At the risk of sounding too much like a paid employee of the WNBA, buy League Pass right now and catch up on what Jewell Loyd has done this season.

The numbers alone are impressive. Through three games, Loyd is averaging 26.0 points, 5.3 rebounds and 2.7 assists, and she’s shooting 61.5 percent from three-point range. In terms of advanced metrics, she boasts a 68.0 percent effective field-goal rate and a 70.5 percent true shooting rate.

Her scoring is bound to cool off eventually. No player in league history has eclipsed 26 points a game or shot 60-plus percent from beyond the arc. Diana Taurasi has the single-season scoring record (25.3 PPG) from 2006, while Temeka Johnson was the most accurate three-point shooter (53.1 percent) over a full season in 2012.

While Loyd isn’t the best player in the league, few are capable of pulling moves off like this: Jewell Loyd CrossoverLoyd is often put in the same discussion as Kobe Bryant in terms of style, but she arguably shares more with Kyrie Irving. Just when you think Loyd has painted herself into a corner, she somehow wriggles herself free, creating enough space for jumper or opening up a lane to the basket.

Like Irving, Loyd can cause frustration at times through her defense and tendency to try and do too much offensively.

Turnovers remain a concern for Loyd as well. She’s averaging 4.7 a game, up 2.2 a game. Her performance against the Los Angeles Sparks skews her total somewhat, though. Without Sue Bird and Breanna Stewart on the floor, Loyd had to facilitate nearly everything on the offensive end. She had a 43.2 percent usage rate in the defeat.

Having Loyd and Stewart back coincided with a return to normalcy. Over the next two games, her usage rates were a more reasonable 28.7 percent and 29.0 percent. As a result, she had five combined turnovers in the wins.

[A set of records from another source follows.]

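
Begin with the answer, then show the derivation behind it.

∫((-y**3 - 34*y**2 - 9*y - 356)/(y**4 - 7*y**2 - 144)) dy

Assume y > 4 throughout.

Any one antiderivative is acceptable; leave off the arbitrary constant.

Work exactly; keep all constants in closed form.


The answer is -5*log(y - 4) + 4*log(y + 4) + 2*atan(y/3)/3.
Step 1. Decompose ∫((-y**3 - 34*y**2 - 9*y - 356)/(y**4 - 7*y**2 - 144)) dy by partial fractions, (-y**3 - 34*y**2 - 9*y - 356)/(y**4 - 7*y**2 - 144) = 2/(y**2 + 9) + 4/(y + 4) - 5/(y - 4): now ∫(-5/(y - 4)) dy + ∫(4/(y + 4)) dy + ∫(2/(y**2 + 9)) dy.
Step 2. Evaluate the standard form [assuming y > -4]: now 4*log(y + 4) + ∫(-5/(y - 4)) dy + ∫(2/(y**2 + 9)) dy.
Step 3. Evaluate the standard form [assuming y > 4]: now -5*log(y - 4) + 4*log(y + 4) + ∫(2/(y**2 + 9)) dy.
Step 4. Evaluate the standard form: now -5*log(y - 4) + 4*log(y + 4) + 2*atan(y/3)/3.
Answer: -5*log(y - 4) + 4*log(y + 4) + 2*atan(y/3)/3.


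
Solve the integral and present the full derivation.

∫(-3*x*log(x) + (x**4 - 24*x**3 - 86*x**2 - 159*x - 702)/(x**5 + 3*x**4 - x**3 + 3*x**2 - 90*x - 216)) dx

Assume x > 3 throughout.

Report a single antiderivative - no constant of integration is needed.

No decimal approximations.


Step 1. Rewrite: now ∫(-3*x*log(x)) dx + ∫((x**4 - 24*x**3 - 86*x**2 - 159*x - 702)/(x**5 + 3*x**4 - x**3 + 3*x**2 - 90*x - 216)) dx.
Step 2. Integrate ∫(-3*x*log(x)) dx by parts with u = log(x), dv = (-3*x) dx, so v = -3*x**2/2 [assuming x > 0]: now -3*x**2*log(x)/2 + ∫(3*x/2) dx + ∫((x**4 - 24*x**3 - 86*x**2 - 159*x - 702)/(x**5 + 3*x**4 - x**3 + 3*x**2 - 90*x - 216)) dx.
Step 3. Evaluate the standard form: now -3*x**2*log(x)/2 + 3*x**2/4 + ∫((x**4 - 24*x**3 - 86*x**2 - 159*x - 702)/(x**5 + 3*x**4 - x**3 + 3*x**2 - 90*x - 216)) dx.
Step 4. Decompose ∫((x**4 - 24*x**3 - 86*x**2 - 159*x - 702)/(x**5 + 3*x**4 - x**3 + 3*x**2 - 90*x - 216)) dx by partial fractions, (x**4 - 24*x**3 - 86*x**2 - 159*x - 702)/(x**5 + 3*x**4 - x**3 + 3*x**2 - 90*x - 216) = -3/(x**2 + 9) + 1/(x + 4) + 4/(x + 2) - 4/(x - 3): now -3*x**2*log(x)/2 + 3*x**2/4 + ∫(-4/(x - 3)) dx + ∫(4/(x + 2)) dx + ∫(1/(x + 4)) dx + ∫(-3/(x**2 + 9)) dx.
Step 5. Evaluate the standard form [assuming x > -4]: now -3*x**2*log(x)/2 + 3*x**2/4 + log(x + 4) + ∫(-4/(x - 3)) dx + ∫(4/(x + 2)) dx + ∫(-3/(x**2 + 9)) dx.
Step 6. Evaluate the standard form [assuming x > -2]: now -3*x**2*log(x)/2 + 3*x**2/4 + 4*log(x + 2) + log(x + 4) + ∫(-4/(x - 3)) dx + ∫(-3/(x**2 + 9)) dx.
Step 7. Evaluate the standard form [assuming x > 3]: now -3*x**2*log(x)/2 + 3*x**2/4 - 4*log(x - 3) + 4*log(x + 2) + log(x + 4) + ∫(-3/(x**2 + 9)) dx.
Step 8. Evaluate the standard form: now -3*x**2*log(x)/2 + 3*x**2/4 - 4*log(x - 3) + 4*log(x + 2) + log(x + 4) - atan(x/3).
Answer: -3*x**2*log(x)/2 + 3*x**2/4 - 4*log(x - 3) + 4*log(x + 2) + log(x + 4) - atan(x/3).


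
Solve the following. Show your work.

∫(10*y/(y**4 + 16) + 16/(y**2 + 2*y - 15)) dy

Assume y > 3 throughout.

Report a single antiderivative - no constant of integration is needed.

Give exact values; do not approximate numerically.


Step 1. Rewrite: now ∫(10*y/(y**4 + 16)) dy + ∫(16/(y**2 + 2*y - 15)) dy.
Step 2. Decompose ∫(16/(y**2 + 2*y - 15)) dy by partial fractions, 16/(y**2 + 2*y - 15) = -2/(y + 5) + 2/(y - 3): now ∫(10*y/(y**4 + 16)) dy + ∫(2/(y - 3)) dy + ∫(-2/(y + 5)) dy.
Step 3. Evaluate the standard form [assuming y > -5]: now -2*log(y + 5) + ∫(10*y/(y**4 + 16)) dy + ∫(2/(y - 3)) dy.
Step 4. Evaluate the standard form [assuming y > 3]: now 2*log(y - 3) - 2*log(y + 5) + ∫(10*y/(y**4 + 16)) dy.
Step 5. Substitute u = y**2, turning ∫(10*y/(y**4 + 16)) dy into ∫(5/(u**2 + 16)) du: now 2*log(y - 3) - 2*log(y + 5) + ∫(5/(u**2 + 16)) du.
Step 6. Evaluate the standard form: now 2*log(y - 3) - 2*log(y + 5) + 5*atan(u/4)/4.
Step 7. Substitute back u = y**2: now 2*log(y - 3) - 2*log(y + 5) + 5*atan(y**2/4)/4.
Answer: 2*log(y - 3) - 2*log(y + 5) + 5*atan(y**2/4)/4.


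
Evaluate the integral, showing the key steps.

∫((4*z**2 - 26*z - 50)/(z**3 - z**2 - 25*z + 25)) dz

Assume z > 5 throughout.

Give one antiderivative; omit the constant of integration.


Step 1. Decompose ∫((4*z**2 - 26*z - 50)/(z**3 - z**2 - 25*z + 25)) dz by partial fractions, (4*z**2 - 26*z - 50)/(z**3 - z**2 - 25*z + 25) = 3/(z + 5) + 3/(z - 1) - 2/(z - 5): now ∫(-2/(z - 5)) dz + ∫(3/(z - 1)) dz + ∫(3/(z + 5)) dz.
Step 2. Evaluate the standard form [assuming z > -5]: now 3*log(z + 5) + ∫(-2/(z - 5)) dz + ∫(3/(z - 1)) dz.
Step 3. Evaluate the standard form [assuming z > 5]: now -2*log(z - 5) + 3*log(z + 5) + ∫(3/(z - 1)) dz.
Step 4. Evaluate the standard form [assuming z > 1]: now -2*log(z - 5) + 3*log(z - 1) + 3*log(z + 5).
Answer: -2*log(z - 5) + 3*log(z - 1) + 3*log(z + 5).


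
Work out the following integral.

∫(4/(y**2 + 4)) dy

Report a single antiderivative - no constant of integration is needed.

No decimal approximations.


Answer: 2*atan(y/2).


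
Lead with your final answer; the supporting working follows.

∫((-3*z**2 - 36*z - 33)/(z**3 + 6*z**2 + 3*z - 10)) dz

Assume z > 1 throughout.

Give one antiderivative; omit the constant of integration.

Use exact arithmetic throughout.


The answer is -4*log(z - 1) - 3*log(z + 2) + 4*log(z + 5).
Step 1. Decompose ∫((-3*z**2 - 36*z - 33)/(z**3 + 6*z**2 + 3*z - 10)) dz by partial fractions, (-3*z**2 - 36*z - 33)/(z**3 + 6*z**2 + 3*z - 10) = 4/(z + 5) - 3/(z + 2) - 4/(z - 1): now ∫(-4/(z - 1)) dz + ∫(-3/(z + 2)) dz + ∫(4/(z + 5)) dz.
Step 2. Evaluate the standard form [assuming z > -2]: now -3*log(z + 2) + ∫(-4/(z - 1)) dz + ∫(4/(z + 5)) dz.
Step 3. Evaluate the standard form [assuming z > 1]: now -4*log(z - 1) - 3*log(z + 2) + ∫(4/(z + 5)) dz.
Step 4. Evaluate the standard form [assuming z > -5]: now -4*log(z - 1) - 3*log(z + 2) + 4*log(z + 5).
Answer: -4*log(z - 1) - 3*log(z + 2) + 4*log(z + 5).


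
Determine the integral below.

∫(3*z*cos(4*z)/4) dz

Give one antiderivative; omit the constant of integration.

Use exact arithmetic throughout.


Answer: 3*z*sin(4*z)/16 + 3*cos(4*z)/64.


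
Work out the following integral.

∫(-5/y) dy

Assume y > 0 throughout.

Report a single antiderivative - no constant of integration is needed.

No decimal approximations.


Answer: -5*log(y).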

Through her first two years in the WNBA, Loyd has made incremental improvement. She was the 2015 Rookie of the Year and made the All-WNBA second team in 2016. The question for 2017 was whether she could make the jump to become one of the league’s top scorers. In an admittedly small sample, the answer is an affirmative yes.

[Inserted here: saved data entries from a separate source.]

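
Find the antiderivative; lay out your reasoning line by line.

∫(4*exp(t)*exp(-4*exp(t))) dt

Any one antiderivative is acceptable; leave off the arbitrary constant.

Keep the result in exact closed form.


Step 1. Substitute u = exp(t), turning ∫(4*exp(t)*exp(-4*exp(t))) dt into ∫(4*exp(-4*u)) du: now ∫(4*exp(-4*u)) du.
Step 2. Evaluate the standard form: now -exp(-4*u).
Step 3. Substitute back u = exp(t): now -exp(-4*exp(t)).
Answer: -exp(-4*exp(t)).


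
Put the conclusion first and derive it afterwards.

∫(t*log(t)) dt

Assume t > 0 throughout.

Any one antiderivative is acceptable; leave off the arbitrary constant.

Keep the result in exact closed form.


The answer is t**2*log(t)/2 - t**2/4.
Step 1. Integrate ∫(t*log(t)) dt by parts with u = log(t), dv = (t) dt, so v = t**2/2 [assuming t > 0]: now t**2*log(t)/2 + ∫(-t/2) dt.
Step 2. Evaluate the standard form: now t**2*log(t)/2 - t**2/4.
Answer: t**2*log(t)/2 - t**2/4.


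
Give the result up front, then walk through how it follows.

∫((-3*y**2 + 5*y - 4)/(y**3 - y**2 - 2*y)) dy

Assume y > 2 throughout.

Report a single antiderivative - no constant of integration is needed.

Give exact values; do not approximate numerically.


The answer is 2*log(y) - log(y - 2) - 4*log(y + 1).
Step 1. Decompose ∫((-3*y**2 + 5*y - 4)/(y**3 - y**2 - 2*y)) dy by partial fractions, (-3*y**2 + 5*y - 4)/(y**3 - y**2 - 2*y) = -4/(y + 1) - 1/(y - 2) + 2/y: now ∫(2/y) dy + ∫(-1/(y - 2)) dy + ∫(-4/(y + 1)) dy.
Step 2. Evaluate the standard form [assuming y > 2]: now -log(y - 2) + ∫(2/y) dy + ∫(-4/(y + 1)) dy.
Step 3. Evaluate the standard form [assuming y > -1]: now -log(y - 2) - 4*log(y + 1) + ∫(2/y) dy.
Step 4. Evaluate the standard form [assuming y > 0]: now 2*log(y) - log(y - 2) - 4*log(y + 1).
Answer: 2*log(y) - log(y - 2) - 4*log(y + 1).


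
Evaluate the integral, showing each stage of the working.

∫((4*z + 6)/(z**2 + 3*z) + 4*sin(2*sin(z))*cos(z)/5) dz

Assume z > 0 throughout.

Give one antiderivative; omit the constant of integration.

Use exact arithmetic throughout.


Step 1. Rewrite: now ∫((4*z + 6)/(z**2 + 3*z)) dz + ∫(4*sin(2*sin(z))*cos(z)/5) dz.
Step 2. Decompose ∫((4*z + 6)/(z**2 + 3*z)) dz by partial fractions, (4*z + 6)/(z**2 + 3*z) = 2/(z + 3) + 2/z: now ∫(2/z) dz + ∫(4*sin(2*sin(z))*cos(z)/5) dz + ∫(2/(z + 3)) dz.
Step 3. Evaluate the standard form [assuming z > 0]: now 2*log(z) + ∫(4*sin(2*sin(z))*cos(z)/5) dz + ∫(2/(z + 3)) dz.
Step 4. Evaluate the standard form [assuming z > -3]: now 2*log(z) + 2*log(z + 3) + ∫(4*sin(2*sin(z))*cos(z)/5) dz.
Step 5. Substitute u = sin(z), turning ∫(4*sin(2*sin(z))*cos(z)/5) dz into ∫(4*sin(2*u)/5) du: now 2*log(z) + 2*log(z + 3) + ∫(4*sin(2*u)/5) du.
Step 6. Evaluate the standard form: now 2*log(z) + 2*log(z + 3) - 2*cos(2*u)/5.
Step 7. Substitute back u = sin(z): now 2*log(z) + 2*log(z + 3) - 2*cos(2*sin(z))/5.
Answer: 2*log(z) + 2*log(z + 3) - 2*cos(2*sin(z))/5.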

And more important than the fact that she is scoring is the how.

Last year, Loyd needed to have the ball in her hand to be an effective scorer. When it came to scoring in the pick-and-roll, spot-up situation or in transition, she rated above the 70 percentile relative to the rest of the league.

When coming off screens, however, she was in the 38th percentile, shooting 39.0 percent with a 43.2 percent adjusted field-goal rate. Loyd was even worse when cutting to the basket. She shot 9-of-18 in those situations, ranking in the sixth percentile.

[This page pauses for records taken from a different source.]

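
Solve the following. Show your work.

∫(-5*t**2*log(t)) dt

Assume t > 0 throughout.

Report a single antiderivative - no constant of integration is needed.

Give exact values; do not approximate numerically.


Step 1. Integrate ∫(-5*t**2*log(t)) dt by parts with u = log(t), dv = (-5*t**2) dt, so v = -5*t**3/3 [assuming t > 0]: now -5*t**3*log(t)/3 + ∫(5*t**2/3) dt.
Step 2. Evaluate the standard form: now -5*t**3*log(t)/3 + 5*t**3/9.
Answer: -5*t**3*log(t)/3 + 5*t**3/9.


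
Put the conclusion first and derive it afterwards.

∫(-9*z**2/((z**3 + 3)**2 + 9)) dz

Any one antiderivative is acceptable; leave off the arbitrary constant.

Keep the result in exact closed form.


The answer is -atan(z**3/3 + 1).
Step 1. Substitute u = z**3 + 3, turning ∫(-9*z**2/((z**3 + 3)**2 + 9)) dz into ∫(-3/(u**2 + 9)) du: now ∫(-3/(u**2 + 9)) du.
Step 2. Evaluate the standard form: now -atan(u/3).
Step 3. Substitute back u = z**3 + 3: now -atan(z**3/3 + 1).
Answer: -atan(z**3/3 + 1).


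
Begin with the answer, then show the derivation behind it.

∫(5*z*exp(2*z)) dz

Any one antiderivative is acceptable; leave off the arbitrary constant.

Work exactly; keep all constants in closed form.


The answer is 5*z*exp(2*z)/2 - 5*exp(2*z)/4.
Step 1. Integrate ∫(5*z*exp(2*z)) dz by parts with u = z, dv = (5*exp(2*z)) dz, so v = 5*exp(2*z)/2: now 5*z*exp(2*z)/2 + ∫(-5*exp(2*z)/2) dz.
Step 2. Evaluate the standard form: now 5*z*exp(2*z)/2 - 5*exp(2*z)/4.
Answer: 5*z*exp(2*z)/2 - 5*exp(2*z)/4.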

Basically, Loyd was very good at creating her own shot, and her efficiency dropped when she had to get herself open and score.

Through Seattle’s first three games, Loyd’s on-ball scoring efficiency has climbed, and she’s finding new ways to keep opposing defenses honest. Loyd is 5-of-6 on shots when she’s cutting to the basket and 6-of-9 when coming off screens.

It’s not like Loyd needs to cease operating as a ball-dominant guard. But if the Storm want to experiment more with Stewart as a point forward, then head coach Jenny Boucek will need to count on Loyd as a secondary scoring option.

Not only is Loyd’s hot start helping Seattle, it’s also a sign of her progression into an almost unstoppable offensive force.